17 Eylül 2013 Salı

PAZAR ALIŞVERİŞİ

PAZAR ALIŞVERİŞİ

Bugün sabah saat sekizde pazardaydım. Özlemişim sabahları pazar alışverişi yapmayı. Arabanın yokluğu bazı alışkanlıkları değiştiriyor ne yaparsınız. Sabah alışverişini çok severim nedense?  Her şey tazeciktir, canlıdır, diri diridir. Henüz ellenmemiştir, seçilmemiştir.İlk sen elleyeceksindir onları. Bizim Mut pazarının en sevdiğim özelliğidir seçerek almak, beğendiğini almak. O yeşillikler, meyvelerin her çeşidi sebzelerin hepsi "beni de beni de al" diye yalvarırlar sanki..Sebzeler.. meyveler..  Güneşin o bunaltıcı sıcağına henüz kendini bırakmamışlardır. İşte böyle her şeyin çok mükemmel olduğu bir zamanda, pazarın en pahalı  olduğu bir zaman olsa da pazar alışverişi beni müthiş keyiflendirir. Ayrı bir canlılık gelir bana; sanki oradaki her şeyin enerjisi bana geçermiş gibi olur. Neyse fazla uzatmayayım. Alışverişimin çoğunluğunu yapmıştım. Bir de incir almayı istiyordum. Zamanı geçiyor yavaş yavaş ...Baktım tezgahlarda az bulunuyor. Bulunanlarda güzel değil. Baktım bir köylü incirleri dizmiş sandığa güzelce, hani bayağı iyi "ye beni" diyorlar. Hemen yaklaştım. "Kaç para?  Köylü:"Beş lira.  Düşündüm pahalı, ama olsun "iki liralık alayım yeter"diye düşündüm. Poşet uzattı, ben de en zevk aldığım işi yaparak elimin beğendiği incirleri nazikçe seçmeye başladım.  "Abla seçemezsin, bir sıradan almak zorundasın demez mi? Canım sıkılmadı dersem yalan olur."Hem pazarda incirin azlığını fırsat bilip fiyatı iki katına çıkarmış hem de seçtirmiyor.Nasıl olur ya " diye geçiriyorum içimden.  Nerdeyse kavga edeceğim. Adama ne diyebilirsin ki... bakıp beslemek zorunda olduğu bir evi yuvası var belli. Onun için bu bir fırsat, fırsatı değerlendirmesi lazım.Tabi ki fiyatı iki katına çıkaracak. Doğaldır. Ben de en doğal hakkımı kullanarak almamayı tercih ettim. "Teşekkürler" dedim. "Abla sen bilirsin " dedi. Uzaklaştım oradan. (Tabi ki ben bilirim.)

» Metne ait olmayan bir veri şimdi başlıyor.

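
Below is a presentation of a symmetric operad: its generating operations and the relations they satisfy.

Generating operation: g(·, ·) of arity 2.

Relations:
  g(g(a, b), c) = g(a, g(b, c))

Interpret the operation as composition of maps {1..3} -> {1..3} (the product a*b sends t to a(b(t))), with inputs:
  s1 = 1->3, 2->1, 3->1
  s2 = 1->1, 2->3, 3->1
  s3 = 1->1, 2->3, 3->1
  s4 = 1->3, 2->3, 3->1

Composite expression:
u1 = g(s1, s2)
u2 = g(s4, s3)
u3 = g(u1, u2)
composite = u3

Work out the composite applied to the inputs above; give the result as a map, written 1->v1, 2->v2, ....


1->3, 2->3, 3->3

g(s1, s2) = 1->3, 2->1, 3->3
g(s4, s3) = 1->3, 2->1, 3->3
g(g(s1, s2), g(s4, s3)) = 1->3, 2->3, 3->3


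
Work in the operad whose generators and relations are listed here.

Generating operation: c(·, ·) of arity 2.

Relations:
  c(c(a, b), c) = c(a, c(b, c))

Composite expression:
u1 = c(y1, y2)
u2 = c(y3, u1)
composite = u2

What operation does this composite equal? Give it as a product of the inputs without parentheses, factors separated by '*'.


y3 * y1 * y2


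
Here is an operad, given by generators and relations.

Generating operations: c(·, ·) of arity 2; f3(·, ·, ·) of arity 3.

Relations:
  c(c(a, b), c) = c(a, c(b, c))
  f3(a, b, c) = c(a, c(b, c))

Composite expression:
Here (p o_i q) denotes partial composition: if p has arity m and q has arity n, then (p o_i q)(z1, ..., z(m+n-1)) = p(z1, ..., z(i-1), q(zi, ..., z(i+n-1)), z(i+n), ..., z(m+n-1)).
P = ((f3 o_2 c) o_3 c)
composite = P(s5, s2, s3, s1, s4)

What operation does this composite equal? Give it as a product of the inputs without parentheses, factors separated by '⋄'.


s5 ⋄ s2 ⋄ s3 ⋄ s1 ⋄ s4

Key point: f3 is associative — brackets drop, the s-order remains.
c(s3, s1) flattens to s3 ⋄ s1
c(s2, c(s3, s1)) flattens to s2 ⋄ s3 ⋄ s1
f3(s5, c(s2, c(s3, s1)), s4) flattens to s5 ⋄ s2 ⋄ s3 ⋄ s1 ⋄ s4


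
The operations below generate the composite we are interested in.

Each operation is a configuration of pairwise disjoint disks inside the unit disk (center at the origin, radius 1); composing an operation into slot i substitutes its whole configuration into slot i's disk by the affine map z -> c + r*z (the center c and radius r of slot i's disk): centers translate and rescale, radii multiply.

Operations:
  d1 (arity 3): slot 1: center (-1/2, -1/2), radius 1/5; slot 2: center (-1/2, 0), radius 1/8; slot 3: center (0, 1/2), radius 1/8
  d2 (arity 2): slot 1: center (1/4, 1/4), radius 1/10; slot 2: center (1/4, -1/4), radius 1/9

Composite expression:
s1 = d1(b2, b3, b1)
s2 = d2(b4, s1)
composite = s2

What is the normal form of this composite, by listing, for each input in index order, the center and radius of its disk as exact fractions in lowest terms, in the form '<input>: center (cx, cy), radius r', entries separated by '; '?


Only the slot chain above each b matters under d2; compose those maps.
input b4: composing its 1 substitution step yields center (1/4, 1/4), radius 1/10
input b2: composing its 2 substitution steps yields center (7/36, -11/36), radius 1/45
input b3: composing its 2 substitution steps yields center (7/36, -1/4), radius 1/72
input b1: composing its 2 substitution steps yields center (1/4, -7/36), radius 1/72

b1: center (1/4, -7/36), radius 1/72; b2: center (7/36, -11/36), radius 1/45; b3: center (7/36, -1/4), radius 1/72; b4: center (1/4, 1/4), radius 1/10


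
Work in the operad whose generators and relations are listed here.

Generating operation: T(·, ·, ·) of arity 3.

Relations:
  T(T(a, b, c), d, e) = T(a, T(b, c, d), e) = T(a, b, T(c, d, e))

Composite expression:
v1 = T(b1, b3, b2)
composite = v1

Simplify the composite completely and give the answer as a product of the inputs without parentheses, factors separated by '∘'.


b1 ∘ b3 ∘ b2

Associativity of T dissolves the nesting; only the b-input order survives.
T(b1, b3, b2) unparenthesizes to b1 ∘ b3 ∘ b2


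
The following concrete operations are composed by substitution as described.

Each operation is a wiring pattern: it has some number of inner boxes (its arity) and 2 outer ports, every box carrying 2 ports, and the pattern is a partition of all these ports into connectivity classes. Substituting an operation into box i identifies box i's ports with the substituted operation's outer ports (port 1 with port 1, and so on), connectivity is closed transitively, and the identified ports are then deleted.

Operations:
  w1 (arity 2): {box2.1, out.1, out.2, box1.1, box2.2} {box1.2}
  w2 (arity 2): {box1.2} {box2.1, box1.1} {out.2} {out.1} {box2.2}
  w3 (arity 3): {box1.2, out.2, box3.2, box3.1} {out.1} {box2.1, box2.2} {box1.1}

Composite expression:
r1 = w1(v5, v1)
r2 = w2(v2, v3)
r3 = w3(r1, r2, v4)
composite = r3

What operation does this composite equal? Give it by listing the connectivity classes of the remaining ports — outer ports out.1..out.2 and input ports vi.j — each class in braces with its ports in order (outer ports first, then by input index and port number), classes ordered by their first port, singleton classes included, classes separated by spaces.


{out.1} {out.2, v1.1, v1.2, v4.1, v4.2, v5.1} {v2.1, v3.1} {v2.2} {v3.2} {v5.2}


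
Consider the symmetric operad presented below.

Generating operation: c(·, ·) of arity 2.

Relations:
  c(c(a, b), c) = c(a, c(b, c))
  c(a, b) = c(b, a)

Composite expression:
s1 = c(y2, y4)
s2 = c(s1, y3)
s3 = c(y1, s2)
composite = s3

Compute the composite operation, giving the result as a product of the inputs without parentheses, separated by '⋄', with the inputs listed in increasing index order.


y1 ⋄ y2 ⋄ y3 ⋄ y4

Key point: c commutes, so take the y-inputs in any fixed order.
c(y2, y4) reduces to y2 ⋄ y4
c(c(y2, y4), y3) reduces to y2 ⋄ y4 ⋄ y3
c(y1, c(c(y2, y4), y3)) reduces to y1 ⋄ y2 ⋄ y4 ⋄ y3
commutativity sorts the factors: y1 ⋄ y2 ⋄ y3 ⋄ y4


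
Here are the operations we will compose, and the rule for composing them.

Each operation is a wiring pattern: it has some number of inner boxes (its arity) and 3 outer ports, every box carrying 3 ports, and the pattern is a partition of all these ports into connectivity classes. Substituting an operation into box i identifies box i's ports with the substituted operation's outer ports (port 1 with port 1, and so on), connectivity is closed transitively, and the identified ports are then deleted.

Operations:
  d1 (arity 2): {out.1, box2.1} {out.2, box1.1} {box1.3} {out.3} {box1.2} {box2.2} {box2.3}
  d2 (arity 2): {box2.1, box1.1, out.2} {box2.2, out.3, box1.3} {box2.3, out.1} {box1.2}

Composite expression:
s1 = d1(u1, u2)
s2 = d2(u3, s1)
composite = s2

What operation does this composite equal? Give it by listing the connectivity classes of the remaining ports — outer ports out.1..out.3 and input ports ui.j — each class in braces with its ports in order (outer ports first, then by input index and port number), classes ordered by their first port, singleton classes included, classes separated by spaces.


{out.1} {out.2, u2.1, u3.1} {out.3, u1.1, u3.3} {u1.2} {u1.3} {u2.2} {u2.3} {u3.2}


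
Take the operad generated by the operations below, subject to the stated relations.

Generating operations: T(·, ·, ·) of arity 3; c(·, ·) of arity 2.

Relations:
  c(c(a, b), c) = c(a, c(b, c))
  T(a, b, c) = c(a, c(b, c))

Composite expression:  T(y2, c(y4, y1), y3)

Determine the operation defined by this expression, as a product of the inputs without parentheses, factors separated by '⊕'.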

Sonra ne oldu biliyor musunuz? Yoğurt alacaktım benim eski köylülerimden. Yoğurdu alırken gözüme yan tezgahta incirler ilişti. Ama var ya nasıl?  Dalından yeni kopmuş, henüz toplanmış,  olgun, balı akıyor hafifçe. "Kaç lira?" dedim "iki lira? dedi. " Hemen bir kilo alayım" dedim. Elimin beğendiğini alırken bir tanesini de oracıkta mideye indiriverdim. Altın bulsam bu kadar sevinmezdim. Neşeyle pazardan ayrıldım. Bugün ki maceramız da buydu.


Kıssadan hisse; eğer ağız dalaşına girseydim yada adamla kavga etseydim bütün enerjimi alacak pazar keyfimin içine okuyacaktı adamcağız.Üstüne üstlük incir de  bulamadan gidecektim belki. Ama ona da hak verdim. Ben aradığım en güzel inciri buldum. Umarım o da incirden beklediği parayı kazanmıştır.